The researchers found that basophil surface expression levels of PGD2 receptors and CXCR4 are increased in patients with active SLE compared with healthy controls, and they subsequently investigated PGD2 signalling in mouse models of SLE. “We show that repeated PGD2 injections into lupus-prone mice before disease manifestation accelerated lupus nephritis development by inducing CXCR4-dependent basophil accumulation in SLOs, where they amplify autoantibody production,” says Charles. Moreover, targeting of PGD2 receptors using specific antagonists — which are in clinical use already, for example, for the treatment of allergic rhinitis and niacin-induced flushing — inhibits basophil redistribution to SLOs and dampens lupus-like disease in two distinct mouse models of SLE. “PGD2 receptor antagonists may represent a new, safe and ready-to-use therapeutic modality in SLE by potentially preventing disease flares that are due to the basophil-dependent amplification loop of autoantibody production,” explains Charles.

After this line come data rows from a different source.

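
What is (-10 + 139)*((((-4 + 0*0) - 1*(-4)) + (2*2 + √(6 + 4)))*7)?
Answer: 3612 + 903*√10 ≈ 6467.5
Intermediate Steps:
(-10 + 139)*((((-4 + 0*0) - 1*(-4)) + (2*2 + √(6 + 4)))*7) = 129*((((-4 + 0) + 4) + (4 + √10))*7) = 129*(((-4 + 4) + (4 + √10))*7) = 129*((0 + (4 + √10))*7) = 129*((4 + √10)*7) = 129*(28 + 7*√10) = 3612 + 903*√10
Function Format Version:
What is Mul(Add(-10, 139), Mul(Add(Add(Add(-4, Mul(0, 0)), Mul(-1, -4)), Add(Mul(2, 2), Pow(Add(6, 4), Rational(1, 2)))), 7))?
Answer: Add(3612, Mul(903, Pow(10, Rational(1, 2)))) ≈ 6467.5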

The researchers now plan to study whether the manifestation of lupus-like nephritis in lupus-prone mice can be prevented using PGD2 receptor antagonists, an approach that aims to assess whether these antagonists may prevent the development of lupus nephritis in patients with SLE. “Furthermore, we plan to set up clinical trials and develop bispecific antagonists targeting both PGD2 receptors,” concludes Charles.